The first rule of negotiations is not to show your opponent that they hold a better hand than yours, and the second one is to have confidence, or fake it if you had to. Uderach had something I’d wanted for a couple of months when my sister had told me her son had disappeared. I’d used my magic to find it but nothing came up, and I’m not a private investigator to be able to gather information or figure out what could have happened to him. I have a simple job as a ship mechanic. I had to make it uncomfortable, make it think that choosing out of this position was as beneficial to it as striking a deal with me.
“Information on him? And how about I get that information myself?” I prepared magical energies inside me, I wasn’t thinking of using any spells, but I knew some vampires were sensitive to magical energies in some ways. Maybe it gives them chills, but they do sometimes react to a certain level of magical atmospheric distortion.
Its eyes moved to my thorax, between my chest and my belly, somewhere around where the stomach should be. Its gleaming face turned serious and then moved its sight to my face and said: “it won’t end well for either of us. You know this just as well as I do.”
“Would you like to bet on it?” I forced more energies inside me, the magical density was growing higher every second. I knew it was getting uncomfortable, the more time we talked the more power I’d gather and the stronger my magic will be. In only a few seconds I could pulverize it where it stood in a matter of a whisper.

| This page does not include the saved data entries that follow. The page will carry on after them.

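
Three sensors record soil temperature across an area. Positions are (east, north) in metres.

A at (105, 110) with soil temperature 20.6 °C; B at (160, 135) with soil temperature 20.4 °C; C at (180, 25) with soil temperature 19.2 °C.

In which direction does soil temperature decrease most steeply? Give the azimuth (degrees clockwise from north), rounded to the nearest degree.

With T = a·x + b·y + c and A as origin, the differences give:
  55·a + 25·b = -0.2
  75·a + (-85)·b = -1.4
Eliminate b (×(-85) and ×25, subtract): -6550·a = 52.00 → a = ∂T/∂x = -0.007939
Back-substitute: b = ∂T/∂y = +0.009466.
Steepest decrease is along −∇f: components (+0.007939 E, -0.009466 N).
Azimuth = atan2(+0.007939, -0.009466) = 140.0° ≈ 140°.

140°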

I’m not a strong magic caster, my flexibility in the arts is not as high as I would like, but just enough for others to feel uncomfortable. If I had more flexibility I’d probably be a force to reckon with. At the very least my magic capabilities are more brawn than brain. If all I can do is throw fireballs, I won’t be throwing golf-sized one, not even bowling balls. I know very well I can dish out child-sized, blue-hot, living fire. And with the power I’ve gathered, my spell should generate some as big as myself.

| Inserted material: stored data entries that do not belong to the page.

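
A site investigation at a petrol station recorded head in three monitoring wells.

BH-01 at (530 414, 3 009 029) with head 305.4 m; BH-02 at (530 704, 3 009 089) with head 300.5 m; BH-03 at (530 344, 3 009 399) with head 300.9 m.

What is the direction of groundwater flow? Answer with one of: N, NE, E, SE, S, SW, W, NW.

NE

Three-point gradient (reference BH-01): Δ to BH-02 = (290, 60, -4.9), Δ to BH-03 = (-70, 370, -4.5).
∂h/∂x = -0.01384, ∂h/∂y = -0.01478 (det = 111500).
Flow = −∇h = (+0.01384 east, +0.01478 north), which points northeast.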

“Hear me out, wizard,” it said forcing himself to speak the words. “I swear on my family name I’ll abide by the deal. I swear that I have information useful to you. But I won’t share anything unless you give me assistance.”
“Then spit it, torviela,” I answered back.
“Be my champion, Wizard Avarez.”
Surprise after surprise, this time I couldn’t hide it behind a poker face. My magical energies dissipated and the disgusting creature of the night smiled and gave out a heartfelt belly laugh.
“What?” I asked still confused.
Interrupting its laughter, it answered back. “And with this, I’ve won a bet.”